9 Frauen absolvieren die gleiche Ausbildung wie Männer.
Das ist schon hart. Wir haben auch die gleiche Aufnahmeprüfung und müssen die gleiche körperliche Eignung vorweisen wie sie. Man muss halt hintrainieren. Wenn es einem aber Spaß macht, geht das schon.
10 Haben Sie als weibliche Einsatzleiterin mit Vorurteilen zu tun?
Am Anfang schon. Aber wie man in den Wald ruft, so kommt es retour. Ich komme super zurecht.
11 Wie verschaffen Sie sich unter 1756 Männern Respekt?
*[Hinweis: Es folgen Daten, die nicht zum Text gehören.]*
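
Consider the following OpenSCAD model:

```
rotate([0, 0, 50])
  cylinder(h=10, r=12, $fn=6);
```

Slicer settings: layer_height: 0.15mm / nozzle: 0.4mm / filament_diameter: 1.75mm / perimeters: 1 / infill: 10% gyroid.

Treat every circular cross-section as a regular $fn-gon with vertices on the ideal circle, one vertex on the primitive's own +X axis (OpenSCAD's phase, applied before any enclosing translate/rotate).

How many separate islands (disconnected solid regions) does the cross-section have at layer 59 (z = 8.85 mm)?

At z = 8.85 mm: the r=12 cylinder gives a regular 6-gon of circumradius 12 (constant along its height); (whole slice rotated 50° about Z — lengths, areas and connectivity unchanged). Overall, the cross-section is a single solid region. Island count = 1.

1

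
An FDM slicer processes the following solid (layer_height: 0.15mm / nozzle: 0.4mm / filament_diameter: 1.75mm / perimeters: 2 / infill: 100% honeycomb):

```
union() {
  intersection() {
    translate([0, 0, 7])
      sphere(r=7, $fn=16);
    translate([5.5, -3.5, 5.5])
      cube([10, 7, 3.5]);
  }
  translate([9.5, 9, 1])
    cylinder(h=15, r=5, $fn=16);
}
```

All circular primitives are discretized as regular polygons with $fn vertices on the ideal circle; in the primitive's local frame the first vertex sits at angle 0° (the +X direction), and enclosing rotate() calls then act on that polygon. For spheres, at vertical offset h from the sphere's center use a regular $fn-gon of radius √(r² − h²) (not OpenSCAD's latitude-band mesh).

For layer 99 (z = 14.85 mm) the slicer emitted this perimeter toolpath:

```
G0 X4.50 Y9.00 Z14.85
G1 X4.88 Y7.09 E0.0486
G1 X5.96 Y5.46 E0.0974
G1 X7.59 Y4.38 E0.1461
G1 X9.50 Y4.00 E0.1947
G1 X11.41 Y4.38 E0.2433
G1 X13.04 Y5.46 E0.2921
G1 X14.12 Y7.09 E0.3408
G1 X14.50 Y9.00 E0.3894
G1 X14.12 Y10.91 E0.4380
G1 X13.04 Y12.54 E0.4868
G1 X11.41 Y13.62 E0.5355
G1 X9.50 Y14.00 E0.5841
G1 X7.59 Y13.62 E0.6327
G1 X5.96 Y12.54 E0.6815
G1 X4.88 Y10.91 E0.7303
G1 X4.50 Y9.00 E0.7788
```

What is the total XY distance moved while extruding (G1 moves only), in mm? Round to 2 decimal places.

31.22 mm

Sum the Euclidean lengths of each G1 segment: total = 31.22 mm.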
Ich bin es gewohnt, unter Männern zu sein. Ich besuchte eine HTL, war dann auf einer Fachhochschule. Man muss ein bisschen goschert sein, zurückreden, schlagfertig sein. Aber das muss man in vielen Berufen.
12 Wie viel verdienen Sie?
Ich bin in der Magistratsbeamten-Stufe B mit einigen Zulagen.
13 Wie lange werden Sie noch Leben retten?
Hoffentlich bis zur Pension mit 57.
Die einzige Offizierin der Österreichischen Berufsfeuerwehr wurde am 18. 8. 1977 in Wien geboren. Sie besuchte die HTL und stieg nach der Matura ins Elektrotechnik-Geschäft ihres Vaters ein. Nebenbei begann sie ein berufsbegleitendes Studium für Industrielle Elektronik an der FH Technikum Wien. Seit 2000 löscht sie bei der Freiwilligen Feuerwehr. Kurz vor ihrem FH-Abschluss 2004 wechselte sie zur Berufsfeuerwehr, der MA 68, in Wien. Ihr Zuständigkeitsbereich als Offizierin ist die Nachrichtentechnik.
In Zahlen:
24 Stundendauert ein Dienst.
100 Einsätzehat die MA 68 am Tag – rund alle 14 Minuten.
4 Frauen und 1756 Männer arbeiten bei der MA 68. Jeweils 500 pro Dienst, 24 pro Zimmerbrand-Einsatz.